Role of the cyclooxygenase pathway in chemotherapy-induced oral mucositis: a pilot study

We collected blood, saliva, and oral mucosal biopsy specimens from three autologous HSCT patients at the following time-points before and after administration of conditioning chemotherapy: Day −10, +10, +28, and +100, where day 0 is day of transplant. RNA extracted from full-thickness tissue samples was measured by RT-PCR for the following: COX-1, COX-2, microsomal prostaglandin E synthase (mPGES), IL-1β, and TNF-α. Blood and saliva samples were measured by ELISA for PGE2 and PGI2, which are markers of COX activity. Severity of oral mucositis was determined using the Oral Mucositis Index. Severity of pain due to oral mucositis was measured using a Visual Analog Scale. Relationships between the different variables were examined using Spearman rank correlation coefficients.

Mean mucositis and pain scores increased significantly after administration of chemotherapy and then gradually declined. The correlation between changes in mucositis and pain scores was strong and statistically significant. The following additional correlations were statistically significant: between tissue COX-1 and pain; between tissue mPGES and pain; between salivary PGE1 and pain; between salivary PGI2 and pain. Other relationships were not statistically significant.

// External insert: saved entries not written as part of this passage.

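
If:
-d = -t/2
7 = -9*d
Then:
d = -7/9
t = -14/9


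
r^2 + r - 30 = (r - 5)*(r + 6)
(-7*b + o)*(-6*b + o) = 42*b^2 - 13*b*o + o^2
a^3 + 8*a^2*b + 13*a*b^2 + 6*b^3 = (a + b)^2*(a + 6*b)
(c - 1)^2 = c^2 - 2*c + 1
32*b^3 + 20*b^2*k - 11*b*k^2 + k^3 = (-8*b + k)*(-4*b + k)*(b + k)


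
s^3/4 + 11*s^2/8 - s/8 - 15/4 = (s/4 + 1/2)*(s - 3/2)*(s + 5)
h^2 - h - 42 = (h - 7)*(h + 6)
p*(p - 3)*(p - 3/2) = p^3 - 9*p^2/2 + 9*p/2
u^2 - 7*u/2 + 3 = (u - 2)*(u - 3/2)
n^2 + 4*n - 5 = (n - 1)*(n + 5)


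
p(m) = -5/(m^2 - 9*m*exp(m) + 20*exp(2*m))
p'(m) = -5*(9*m*exp(m) - 2*m - 40*exp(2*m) + 9*exp(m))/(m^2 - 9*m*exp(m) + 20*exp(2*m))^2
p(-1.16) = -0.76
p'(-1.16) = 0.24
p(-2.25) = -0.67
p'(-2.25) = -0.26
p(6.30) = -0.00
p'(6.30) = 0.00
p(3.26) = -0.00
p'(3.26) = 0.00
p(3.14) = -0.00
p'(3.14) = 0.00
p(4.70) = -0.00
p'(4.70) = 0.00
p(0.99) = -0.04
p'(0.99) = 0.08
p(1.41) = -0.02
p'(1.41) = 0.04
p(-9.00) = -0.06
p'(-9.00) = -0.01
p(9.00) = 0.00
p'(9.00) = 0.00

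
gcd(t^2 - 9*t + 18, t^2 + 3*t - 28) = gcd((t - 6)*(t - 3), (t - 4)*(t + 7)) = 1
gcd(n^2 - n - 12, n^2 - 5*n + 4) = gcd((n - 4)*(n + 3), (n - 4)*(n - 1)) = n - 4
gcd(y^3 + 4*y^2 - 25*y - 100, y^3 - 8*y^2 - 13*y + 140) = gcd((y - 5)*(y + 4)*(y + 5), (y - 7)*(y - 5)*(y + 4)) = y^2 - y - 20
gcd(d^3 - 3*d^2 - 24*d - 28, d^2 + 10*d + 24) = 1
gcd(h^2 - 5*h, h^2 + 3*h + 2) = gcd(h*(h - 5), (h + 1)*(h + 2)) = 1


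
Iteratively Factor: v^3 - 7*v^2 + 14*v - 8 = (v - 2)*(v^2 - 5*v + 4) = (v - 2)*(v - 1)*(v - 4)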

Our finding of significant associations of pain scores with tissue COX-1 and mPGES, as well as salivary prostaglandins, is suggestive of a role for the cyclooxygenase pathway in mucositis, possibly via upregulation of pro-inflammatory prostaglandins. However, our small sample size may have contributed to the lack of significant associations between COX-2 and other inflammatory mediators with mucosal injury and pain. Thus, additional studies with larger numbers of subjects are warranted to confirm the involvement of the cyclooxygenase pathway in chemotherapy-induced mucositis.